Estas idéias eram totalmente contrárias à religião católica e que fez com que tivesse muitos inimigos. Conta-se que seus inimigos gratificaram uma enfermeira chamada Sidonie Marie, que acompanhou seus últimos momentos, para contar que o filósofo morrera pedindo perdão por suas idéias. Este fato não foi comprovado. Entretanto o bispo de Troyes emitiu ordem proibindo que o corpo de Voltaire fosse sepultado em solo sagrado por tratar-se de “um ser satânico, um estúpido ateu e libertino”. Tarde demais, o corpo já havia sido sepultado o que foi comunicado pelo pároco da abadia de Scelliers, com toda pompa que o ato exigia. Hoje, estátua e tumba estão no “Panthéon”, em Paris, local onde se encontram túmulos de importantes figuras francesas.
Tolerância e o Caso Calas
Em 1763, Voltaire escreveu o “Traité sur la tolérance” motivado pelo caso Calas, comerciante de Toulouse.
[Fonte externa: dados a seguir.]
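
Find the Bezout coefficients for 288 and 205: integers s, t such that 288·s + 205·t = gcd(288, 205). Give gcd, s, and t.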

Foi no Castelo de Ferney que Voltaire escreveu e publicou em 1763 depois da morte de Jean Calas, injustamente acusado e executado a 10 de Março de 1762, pela morte do seu filho, que se havia convertido ao cristianismo. Nessa obra Voltaire convida à tolerância entre os religiosos, atacando diretamente o fanatismo religioso – e mais particularmente o dos jesuítas onde havia estudado quando jovem – e onde apresenta um requisitório contra as superstições ligadas aos religiosos.
Jean Calas pertencia a uma família protestante huguenote, com exceção da empregada católica e de seu filho, Marc-Antoine que queria se converter ao catolicismo. Marc-Antoine foi encontrado enforcado na loja comercial de seu pai que acabou sendo acusado de homicídio voluntário. A família foi presa, e o pai, a pedido da população e segundo ordem de oito juízes, foi condenado à pena de morte sob suplício da roda, mesmo na ausência de provas. De notar o contexto histórico durante o qual se realiza o processo então profundamente marcado pela guerra das religiões francesas dos séculos anteriores.
Depois da execução de Jean Calas, que sempre gritou a sua inocência, o processo é reaberto em Paris e a família Calais reabilitada.
Neste exemplo há intolerância de ambas as partes, católica e protestante, seja Calas inocente ou culpado. Se Calas fosse inocente, havia intolerância da igreja católica. Se fosse culpado a intolerância seria do pai huguenote.
Epílogo
Tolerância é uma qualidade que depende da moral vigente na época. Com efeito, pode-se dizer que tolerância encerra a aceitação dos diferentes, em idéias, aparência, atitudes. Há no entanto necessidade de reflexão em muitos casos.
Por exemplo: Aceitar sem pesquisar causas de um membro de uma sociedade que deixa de pagar sua cota é conivência, não tolerância. De modo análogo, aceitar e acobertar um criminoso é cumplicidade. Tanto conivência quanto cumplicidade são exageros e deformações da tolerância.
Referências
Borges, J. – Voltaire, o Irreverente (Palestra proferida na ARLS Alvorada da Sabedoria em 25/02/2015). JB News – Informativo, 1612 (26 de fevereiro de 2015), 12–16.
Voltaire: Dicionário filosófico, Virtual Books, 2002.